There are some very specific medical needs - for example, the system for referring patients by ambulance is poorly-organized and wounded patients are often transferred to the hospital by regular automobile, without appropriate medical assistance.

To address that, MSF has begun working with Libyan medical teams at the advanced medical posts set up close to the front lines to stabilize the wounded before transferring them to a hospital. In concrete terms, this involves upgrading medical equipment at the advanced posts, training staff to stabilize the wounded and equipping ambulances and posts with radio communication equipment.

On June 10, 26 war-wounded patients who had been stabilized at the Dafnya advanced post were transferred directly to Kasr Ahmed hospital. The MSF team treated them and performed trauma surgery at the site, close to Misrata. As in other conflict settings, the MSF team had provided prior training in this kind of surgery

"I offered training in trauma surgery because the staff on-site did not have much experience in this area," explained David Nott, an MSF surgeon.
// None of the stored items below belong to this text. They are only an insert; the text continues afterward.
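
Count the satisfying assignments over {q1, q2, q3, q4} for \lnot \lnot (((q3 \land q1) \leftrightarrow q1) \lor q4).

14

Initial set: {\lnot \lnot (((q3 \land q1) \leftrightarrow q1) \lor q4)}.
\lnot \lnot (((q3 \land q1) \leftrightarrow q1) \lor q4): drop double negation, giving (((q3 \land q1) \leftrightarrow q1) \lor q4).
(((q3 \land q1) \leftrightarrow q1) \lor q4): β-rule — branch into ((q3 \land q1) \leftrightarrow q1)  //  q4.
  branch 1 (add ((q3 \land q1) \leftrightarrow q1)):
    ((q3 \land q1) \leftrightarrow q1): β-rule — branch into (q3 \land q1), q1  //  \lnot (q3 \land q1), \lnot q1.
      branch 1.1 (add (q3 \land q1), q1):
        (q3 \land q1): α-rule — add q3, q1.
        ○ open, literals {q1=true, q3=true}.
      branch 1.2 (add \lnot (q3 \land q1), \lnot q1):
        \lnot (q3 \land q1): β-rule — branch into \lnot q3  //  \lnot q1.
          branch 1.2.1 (add \lnot q3):
            ○ open, literals {q1=false, q3=false}.
          branch 1.2.2 (add \lnot q1):
            ○ open, literals {q1=false}.
  branch 2 (add q4):
    ○ open, literals {q4=true}.
0 branches closed, 4 open.
Each open branch fixes some atoms; the unmentioned ones are free. Counting distinct full assignments: branch {q1=true, q3=true} (q2, q4) contributes 4 new; branch {q1=false, q3=false} (q2, q4) contributes 4 new; branch {q1=false} (q2, q3, q4) contributes 4 new; branch {q4=true} (q1, q2, q3) contributes 2 new. Total: 14.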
During lunch breaks, using a USB stick containing extensive information and videos, this MSF surgeon demonstrated how he had provided initial trauma management and organize surgical treatment to an audience of approximately 40 Kasr Ahmed hospital staff, including surgeons, doctors, anesthetists and medical students. The sessions continued for three weeks, the length of his mission.

In addition to trauma surgery, MSF performs revision surgery and skin grafts on patients who received emergency treatment during the siege, particularly at Abbad hospital. MSF also handles surgical emergencies at Kasr Ahmed hospital. Increasing the capacity of this facility is one of the key challenges because many of the city's residents have taken refuge in this neighborhood, which is less exposed to the fighting.

MSF faces several challenges in carrying out these activities, however. First, the only reliable supply route is by sea. The roads criss cross the front lines and so are inaccessible. Consequently, relief teams and medical and logistical materiel are delivered by boats leaving from Malta. The trip takes nearly 36 hours.

There is also a shortage of nursing staff.

"Most of the nurses, hygienists and other staff were foreign nationals, originally from the Philippines, Pakistan, Egypt and elsewhere," said Fouad Ismael, MSF's head of mission in Misrata. "They fled the country when the war started."

Volunteer medical students have filled in as nurses after receiving basic training in nursing care - specifically, taking and monitoring vital signs - from MSF.

The siege of Misrata and the incessant bombardments have also, unexpectedly, forged a strong sense of solidarity among the population.

"One day, we had to unload an entire boatload of freight and volunteers came to take care of it," Ismael said. "They found containers for us and worked very quickly.  They all wanted to participate in the humanitarian effort."